Pioneer Credit Recovery is one of the major debt collection agencies in the United States. Pioneer is part of Navient, which was once a part of Sallie Mae before it became an independent company in 2014. Sen. Elizabeth Warren wrote a letter to the Department of Education in 2013 about its relationship with Sallie Mae. In the letter, Warren wrote that Sallie Mae continues to receive hundreds of millions of dollars from the government, despite complaints about its servicing and debt collection practices. Many of her major complaints were about Pioneer: the agency had done an inadequate job of documenting its debt collection process and did not inform consumers of their rights and obligations during debt collection.
Complaints about debt collection agencies have been accumulating for years. The Department of Education released a report in July 2014 on borrowers’ complaints against private collection agencies and how Federal Student Aid (FSA) responded to them. The report found that the FSA did not ensure that the debt collectors were following the federal debt collection laws or the terms of their contracts.
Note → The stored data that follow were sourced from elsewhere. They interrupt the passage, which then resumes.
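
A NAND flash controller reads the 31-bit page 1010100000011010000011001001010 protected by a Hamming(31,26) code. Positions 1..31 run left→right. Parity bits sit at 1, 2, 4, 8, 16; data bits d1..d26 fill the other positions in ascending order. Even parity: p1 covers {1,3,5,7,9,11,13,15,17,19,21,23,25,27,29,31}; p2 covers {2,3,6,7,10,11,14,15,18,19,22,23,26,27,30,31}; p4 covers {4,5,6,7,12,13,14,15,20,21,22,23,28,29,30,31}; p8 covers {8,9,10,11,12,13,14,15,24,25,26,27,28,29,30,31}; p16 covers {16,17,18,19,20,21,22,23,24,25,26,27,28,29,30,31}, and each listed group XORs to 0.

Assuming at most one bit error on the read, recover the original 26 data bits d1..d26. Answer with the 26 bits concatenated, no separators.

11000001101100011001001010

s1 (pos 1,3,5,7,9,11,13,15,17,19,21,23,25,27,29,31): 1⊕1⊕1⊕0⊕0⊕0⊕1⊕1⊕0⊕0⊕1⊕0⊕1⊕0⊕0⊕0 = 1
s2 (pos 2,3,6,7,10,11,14,15,18,19,22,23,26,27,30,31): 0⊕1⊕0⊕0⊕0⊕0⊕0⊕1⊕0⊕0⊕1⊕0⊕0⊕0⊕1⊕0 = 0
s4 (pos 4,5,6,7,12,13,14,15,20,21,22,23,28,29,30,31): 0⊕1⊕0⊕0⊕1⊕1⊕0⊕1⊕0⊕1⊕1⊕0⊕1⊕0⊕1⊕0 = 0
s8 (pos 8,9,10,11,12,13,14,15,24,25,26,27,28,29,30,31): 0⊕0⊕0⊕0⊕1⊕1⊕0⊕1⊕0⊕1⊕0⊕0⊕1⊕0⊕1⊕0 = 0
s16 (pos 16,17,18,19,20,21,22,23,24,25,26,27,28,29,30,31): 0⊕0⊕0⊕0⊕0⊕1⊕1⊕0⊕0⊕1⊕0⊕0⊕1⊕0⊕1⊕0 = 1
Syndrome s16…s1 = 10001 → error at position 17.
Flip position 17: 1010100000011010000011001001010 → 1010100000011010100011001001010
Read data bits from positions 3,5,6,7,9,10,11,12,13,14,15,17,18,19,20,21,22,23,24,25,26,27,28,29,30,31: 11000001101100011001001010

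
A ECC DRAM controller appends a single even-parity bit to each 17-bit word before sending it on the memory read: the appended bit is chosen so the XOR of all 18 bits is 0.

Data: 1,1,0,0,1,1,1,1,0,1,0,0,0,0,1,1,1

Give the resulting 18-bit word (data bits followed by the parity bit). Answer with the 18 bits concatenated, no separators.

110011110100001110

XOR of the 17 data bits: 1⊕1⊕0⊕0⊕1⊕1⊕1⊕1⊕0⊕1⊕0⊕0⊕0⊕0⊕1⊕1⊕1 = 0
Parity bit = 0 (so all 18 bits XOR to 0).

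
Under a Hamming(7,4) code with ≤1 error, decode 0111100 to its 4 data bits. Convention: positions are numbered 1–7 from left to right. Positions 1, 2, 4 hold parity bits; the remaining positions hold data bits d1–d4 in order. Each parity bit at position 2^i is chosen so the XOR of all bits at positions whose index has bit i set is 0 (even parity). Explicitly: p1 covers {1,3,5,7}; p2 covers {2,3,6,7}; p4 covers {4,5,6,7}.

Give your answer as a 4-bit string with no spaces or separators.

s1 (pos 1,3,5,7): 0⊕1⊕1⊕0 = 0
s2 (pos 2,3,6,7): 1⊕1⊕0⊕0 = 0
s4 (pos 4,5,6,7): 1⊕1⊕0⊕0 = 0
Syndrome s4…s1 = 000 → no error.
Read data bits from positions 3,5,6,7: 1100

1100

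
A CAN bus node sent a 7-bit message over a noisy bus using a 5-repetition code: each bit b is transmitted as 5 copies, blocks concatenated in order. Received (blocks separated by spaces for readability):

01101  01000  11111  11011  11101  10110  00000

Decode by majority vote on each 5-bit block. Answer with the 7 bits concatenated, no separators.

1011110

Block 1 (01101): 3 ones → 1
Block 2 (01000): 1 one → 0
Block 3 (11111): 5 ones → 1
Block 4 (11011): 4 ones → 1
Block 5 (11101): 4 ones → 1
Block 6 (10110): 3 ones → 1
Block 7 (00000): 0 ones → 0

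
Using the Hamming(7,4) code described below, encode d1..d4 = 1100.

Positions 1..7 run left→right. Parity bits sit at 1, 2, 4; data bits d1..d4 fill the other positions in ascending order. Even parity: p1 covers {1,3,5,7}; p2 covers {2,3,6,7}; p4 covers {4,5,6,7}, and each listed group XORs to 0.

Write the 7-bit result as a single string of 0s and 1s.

Place data at non-parity positions: p1 p2 1 p4 1 0 0
p1 (pos 1,3,5,7): XOR of data positions = 1⊕1⊕0 = 0
p2 (pos 2,3,6,7): XOR of data positions = 1⊕0⊕0 = 1
p4 (pos 4,5,6,7): XOR of data positions = 1⊕0⊕0 = 1
Codeword: 0111100

0111100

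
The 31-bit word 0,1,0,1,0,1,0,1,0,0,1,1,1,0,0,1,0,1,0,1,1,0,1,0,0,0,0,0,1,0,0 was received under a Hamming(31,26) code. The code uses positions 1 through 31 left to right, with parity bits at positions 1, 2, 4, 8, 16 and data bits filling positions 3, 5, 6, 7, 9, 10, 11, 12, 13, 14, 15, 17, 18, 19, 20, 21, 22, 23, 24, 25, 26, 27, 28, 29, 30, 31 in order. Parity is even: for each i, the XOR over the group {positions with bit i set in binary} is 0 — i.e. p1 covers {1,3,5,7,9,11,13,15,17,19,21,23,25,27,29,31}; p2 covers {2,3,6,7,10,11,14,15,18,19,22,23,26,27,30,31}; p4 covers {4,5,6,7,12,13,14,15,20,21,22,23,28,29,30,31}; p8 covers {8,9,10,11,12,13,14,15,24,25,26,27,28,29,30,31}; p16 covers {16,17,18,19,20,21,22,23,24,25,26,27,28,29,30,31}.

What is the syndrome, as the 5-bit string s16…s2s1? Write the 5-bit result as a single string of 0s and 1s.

s1 (pos 1,3,5,7,9,11,13,15,17,19,21,23,25,27,29,31): 0⊕0⊕0⊕0⊕0⊕1⊕1⊕0⊕0⊕0⊕1⊕1⊕0⊕0⊕1⊕0 = 1
s2 (pos 2,3,6,7,10,11,14,15,18,19,22,23,26,27,30,31): 1⊕0⊕1⊕0⊕0⊕1⊕0⊕0⊕1⊕0⊕0⊕1⊕0⊕0⊕0⊕0 = 1
s4 (pos 4,5,6,7,12,13,14,15,20,21,22,23,28,29,30,31): 1⊕0⊕1⊕0⊕1⊕1⊕0⊕0⊕1⊕1⊕0⊕1⊕0⊕1⊕0⊕0 = 0
s8 (pos 8,9,10,11,12,13,14,15,24,25,26,27,28,29,30,31): 1⊕0⊕0⊕1⊕1⊕1⊕0⊕0⊕0⊕0⊕0⊕0⊕0⊕1⊕0⊕0 = 1
s16 (pos 16,17,18,19,20,21,22,23,24,25,26,27,28,29,30,31): 1⊕0⊕1⊕0⊕1⊕1⊕0⊕1⊕0⊕0⊕0⊕0⊕0⊕1⊕0⊕0 = 0
Syndrome s16…s1 = 01011 → error at position 11.

01011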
The report also noted that the FSA did not ensure that corrective action was taken against the collectors. This lack of response and monitoring placed borrowers at risk of exploitation. NCLC has noted that there is a fundamental conflict in federal debt collectors’ role: in addition to collecting debts, they are supposed to educate borrowers about their rights and options—a task they are not adequately trained to carry out.
The Department of Education’s decision to end contracts with five student debt collection agencies is a long-overdue step that will protect borrowers struggling with repayment. More people are going to college and more people are taking out student loans, but the unwelcoming job market poses challenges for repayment. Borrowers deserve transparency regarding options, conflict-free counseling, and fairness in collection practices. We urge the Department of Education to continue to explore ways to improve the debt collection process for student loan borrowers.